A los hombres se nos tacha de no estar demasiados pendientes de las tendencias de la moda, mientras las mujeres son capaces de devorar toneladas de información al respecto e incluso usarlo como tema de conversación en sus reuniones.

Los hombres por el contrario no somos demasiado dados a hablar de ropa, complementos y escaparates, nuestra masculinidad pasa por comentar el gol, la canasta o el coche nuevo que se ha comprado fulanito.

La construcción de un fondo de armario correcto, en la mayor parte de las veces, se «delega» en la pareja. Desaparece completamente nuestra capacidad de «liderazgo» y asumimos papeles difícilmente entendibles en el plano laboral.

Quizás las prendas, netamente masculinas, tampoco sufren grandes variaciones a lo largo del tiempo; tenemos uno de los mejores ejemplos en el traje de hombre, casi no ha cambiado en 70 años. Eso es el resultado del perfeccionamiento continuo que generó la elegancia de un atuendo que se ve perfecto en la mayoría de los hombres.
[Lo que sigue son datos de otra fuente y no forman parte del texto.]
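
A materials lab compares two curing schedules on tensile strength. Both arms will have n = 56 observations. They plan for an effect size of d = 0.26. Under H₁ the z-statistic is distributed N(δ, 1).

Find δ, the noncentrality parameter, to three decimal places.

δ = d·√(n/2) = 0.26 × √(56/2) = 1.3758

δ ≈ 1.376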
Por ejemplo, Ralph Lauren, dice que está interesado en la longevidad, la atemporalidad, el estilo, no en la moda.

Pasan varias temporadas sin que los diseñadores cambien unos milímetros el ancho de la corbata. La ropa de hombre es más tradicional y menos orientada a la moda, que la de las mujeres.

Para romper esa dinámica siempre recomendamos  mantenerse actualizado, incorporando algunos artículos de moda, siempre que se adapten a tu cuerpo y  estilo, pero conservando un estilo clásico y sin ser víctima de la moda.

El súper armario

Podemos dejarte hoy una buena conclusión. En general, lo que se ve en las pasarelas de los desfiles tiene más relación con la imagen de la marca, los colores y el tema inspirador de la colección, que con lo que se verá en la calle o las tiendas. Tienden a brindar un buen espectáculo con su creatividad y a no decepcionar a los espectadores.  Las prendas luego son adaptadas para el uso cotidiano, en cuanto a telas y colores.

Es importante tener un término medio, tan radical es ser un verdadero esclavo de la moda, como ignorar totalmente, que de vez en cuando un cambio en el armario, es capaz de fomentar un cambio de optimismo en nuestro comportamiento con los demás.